5. The 3-layered opto-electronic engine 100 of claim 1, wherein the plurality of fourth electronic components 130 includes two or more of a plurality of non-isolated DC/DC converters 501, a mezzanine connector 503, a plurality of step-down DC/DC µModule regulators 505, a power supply controller 507, a plurality of DC/DC controllers 509, a plurality of switching regulator chips 511, a plurality of DIP switches 513, a plurality of filters 515, a plurality of N-MOSFET transistors 401, a plurality of tact switches 523, a wire wound inductor 525, a power terminal header 527, a plurality of DC/DC POL converters 529, or a combination thereof.

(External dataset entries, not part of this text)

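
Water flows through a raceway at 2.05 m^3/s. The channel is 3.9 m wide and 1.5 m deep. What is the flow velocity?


Cross-sectional area = W * d = 3.9 * 1.5 = 5.85 m^2
Velocity = Q / A = 2.05 / 5.85 = 0.350427 m/s

0.350427 m/s


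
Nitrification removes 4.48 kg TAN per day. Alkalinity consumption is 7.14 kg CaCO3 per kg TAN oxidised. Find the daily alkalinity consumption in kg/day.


Alkalinity factor: 7.14 kg CaCO3 consumed per kg TAN nitrified
alk = 4.48 kg TAN * 7.14 = 31.9872 kg CaCO3/day

31.9872 kg CaCO3/day


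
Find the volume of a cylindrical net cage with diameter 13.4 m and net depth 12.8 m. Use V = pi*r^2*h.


r = d/2 = 13.4/2 = 6.7 m
Base area = pi*r^2 = pi*6.7^2 = 141.02609 m^2
Volume = 141.02609 * 12.8 = 1805.13 m^3

1805.13 m^3


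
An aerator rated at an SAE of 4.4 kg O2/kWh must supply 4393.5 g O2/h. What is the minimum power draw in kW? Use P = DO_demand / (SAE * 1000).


SAE in g O2/kWh = 4.4 * 1000 = 4400 g/kWh
P = DO_demand / SAE_g = 4393.5 / 4400 = 0.998523 kW

0.998523 kW


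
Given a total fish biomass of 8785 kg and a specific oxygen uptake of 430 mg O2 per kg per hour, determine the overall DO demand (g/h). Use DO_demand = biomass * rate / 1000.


Total O2 consumption (mg/h) = 8785 kg * 430 mg/(kg*h) = 3777550 mg/h
Convert to g/h: 3777550 / 1000 = 3777.55 g/h

3777.55 g/h


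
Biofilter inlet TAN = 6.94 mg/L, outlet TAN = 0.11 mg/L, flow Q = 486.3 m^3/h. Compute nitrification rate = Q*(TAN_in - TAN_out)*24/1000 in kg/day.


Concentration drop: TAN_in - TAN_out = 6.94 - 0.11 = 6.83 mg/L
Hourly TAN removed = Q * dTAN = 486.3 m^3/h * 6.83 mg/L = 3321.429 g/h  (m^3/h * mg/L = g/h)
Daily TAN removed = 3321.429 * 24 = 79714.296 g/day
Convert to kg/day: 79714.296 / 1000 = 79.714296 kg/day

79.714296 kg/day


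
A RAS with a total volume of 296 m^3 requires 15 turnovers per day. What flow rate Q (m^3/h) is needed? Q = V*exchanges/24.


Daily recirculation volume = 296 m^3 * 15 = 4440 m^3/day
Flow rate Q = daily volume / 24 h = 4440 / 24 = 185 m^3/h

185 m^3/h


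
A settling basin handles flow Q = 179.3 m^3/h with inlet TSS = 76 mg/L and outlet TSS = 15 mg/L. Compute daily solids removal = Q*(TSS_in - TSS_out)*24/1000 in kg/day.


Concentration drop: TSS_in - TSS_out = 76 - 15 = 61 mg/L
Hourly solids removed = Q * dTSS = 179.3 m^3/h * 61 mg/L = 10937.3 g/h  (m^3/h * mg/L = g/h)
Daily solids removed = 10937.3 * 24 = 262495.2 g/day
Convert g to kg: 262495.2 / 1000 = 262.4952 kg/day

262.4952 kg/day


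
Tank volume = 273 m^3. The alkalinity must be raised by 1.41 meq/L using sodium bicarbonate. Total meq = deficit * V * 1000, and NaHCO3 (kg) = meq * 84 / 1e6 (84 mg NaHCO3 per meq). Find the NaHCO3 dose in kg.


Tank volume in L = 273 m^3 * 1000 = 273000 L
Total meq required = 1.41 meq/L * 273000 L = 384930 meq
NaHCO3 mass = 384930 meq * 84 mg/meq / 1e6 = 32.3341 kg

32.3341 kg


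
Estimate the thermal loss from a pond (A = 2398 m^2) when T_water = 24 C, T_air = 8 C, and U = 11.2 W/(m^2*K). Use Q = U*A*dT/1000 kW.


Temperature difference dT = 24 - 8 = 16 K
Heat loss (W) = U * A * dT = 11.2 * 2398 * 16 = 429721.6 W
Convert to kW: 429721.6 / 1000 = 429.7216 kW

429.7216 kW


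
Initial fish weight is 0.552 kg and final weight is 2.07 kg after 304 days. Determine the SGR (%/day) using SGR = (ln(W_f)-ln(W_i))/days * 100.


ln(W_f) = ln(2.07) = 0.72754861
ln(W_i) = ln(0.552) = -0.59420723
ln(W_f) - ln(W_i) = 0.72754861 - -0.59420723 = 1.3217558
SGR = 1.3217558 / 304 * 100 = 0.434788 %/day

0.434788 %/day


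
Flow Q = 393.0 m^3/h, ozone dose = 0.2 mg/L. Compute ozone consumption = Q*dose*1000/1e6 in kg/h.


O3 demand (mg/h) = Q * dose * 1000 = 393.0 * 0.2 * 1000 = 78600 mg/h
Convert mg to kg: 78600 / 1e6 = 0.0786 kg/h

0.0786 kg/h


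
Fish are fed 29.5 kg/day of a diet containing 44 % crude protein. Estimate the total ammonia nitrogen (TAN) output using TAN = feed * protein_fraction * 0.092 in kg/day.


Protein in feed = 29.5 * 44/100 = 12.98 kg/day
TAN = protein * 0.092 = 12.98 * 0.092 = 1.19416 kg/day

1.19416 kg/day


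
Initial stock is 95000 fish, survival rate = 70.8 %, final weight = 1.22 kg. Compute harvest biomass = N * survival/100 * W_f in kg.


Survivors = 95000 * 70.8/100 = 67260 fish
Harvest biomass = survivors * W_f = 67260 * 1.22 = 82057.2 kg

82057.2 kg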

6. The 3-layered opto-electronic engine 100 of claim 1, wherein
the first layer further includes a plurality of trapezium shaped interposers 101, and
each trapezium shaped interposer of the plurality of trapezium shaped interposers includes:
at least one processor 104 of the plurality of processors, and
a set of optoelectronic connectors 717 of the plurality of optoelectronic connectors.

7. The 3-layered opto-electronic engine 100 of claim 1, further comprising a mother board 20 that is connected to the third layer 105.

8. The 3-layered opto-electronic engine 100 of claim 1, wherein
the first layer 101 is connected to the second layer 103 via solder bumps 107, and the second layer 103 is connected to the third layer 105 via a plurality of edge connectors 109 an optimized pin configuration.

9. The 3-layered opto-electronic engine 100 of claim 1, wherein the optimized pin configuration includes a total of 3,500 pins that is about 240 pins between the first layer 101 and the second layer 103, about 2430 pins between the second layer 103 and the third layer 105, and about 600 pins between the third layer 105 and the mother board 20.

10. The 3-layered opto-electronic engine 100 of claim 1, wherein the shape of each of the first layer 101, the second layer 103, and the third layer 105 corresponds to a hexagonal shape.